Median absolute deviation for time series outlier detection in Amazon Redshift

Question

Context

I am tasked with trying to detect outliers in time series data in an Amazon Redshift (PostgreSQL) system. Also known as a public holiday detector around the office. The method I have been using takes a windowed average of the previous N data points, I have also a windowed Standard Deviation and then take those stats about the N prior points and apply the following to the current datapoint:

(x0 - avg(x1:xN)) / stddev(x1:xN) > threshold

So window length and threshold have been sufficient to play with but this method is not a robust method since we have had significant growth after an advertising campaign then the series is straying hugely away from the running average and standard deviation threshold and everything is an outlier.

Reducing the window length allows it to adapt to these changes faster but it doesn't have as good of a long term model.

Increasing the threshold for this sort of growth would mean previous outliers we detected will no longer get detected.

These related questions provide suggestions in R but the answer quite often mention Median Absolute Deviation as a robust method:

• https://stats.stackexchange.com/q/1142/90134
• https://stats.stackexchange.com/q/104882/90134

https://en.wikipedia.org/wiki/Median_absolute_deviation

tl;dr

How do I implement Median Absolute Deviation on a times series data set in Amazon Redshift?

I'm not sure if I'm missing something fundamental about the method but I'd like it to only work on a window and not have it work on the entire data set. Although the Median Window functions do not allow a frame clause.

If not this method, then point me in the right direction of more sophisticated outlier detection queries in Amazon Redshift would be appreciated.

Answer 1

I believe this is very doable with a CTE or subquery!

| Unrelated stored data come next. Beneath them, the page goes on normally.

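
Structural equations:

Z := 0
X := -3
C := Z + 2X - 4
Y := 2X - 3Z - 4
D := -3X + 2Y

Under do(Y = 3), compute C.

-10

Under do(Y=3), the mechanism Y := 2X - 3Z - 4 is discarded; Y is fixed at 3.
Since C is not a descendant of the intervened variable, it is unaffected.
C = Z + 2X - 4  [with Z=0, X=-3]  = -10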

MAD is can be calculated by composing several Redshift functions:

• the median of a list of values
• absolute value of the difference between each value and that median
• the median of those values

I wrote this in the form of:

WITH
medians AS (
  SELECT
    t.values,
    MEDIAN(t.values) OVER () as median_value,
    ABS(t.values-MEDIAN(t.values) OVER ()) AS absolute_deviation
  FROM table AS t
  GROUP BY t.values
)
SELECT
  MEDIAN(absolute_deviation) OVER () AS median_absolute_deviation
FROM medians

Hope this helps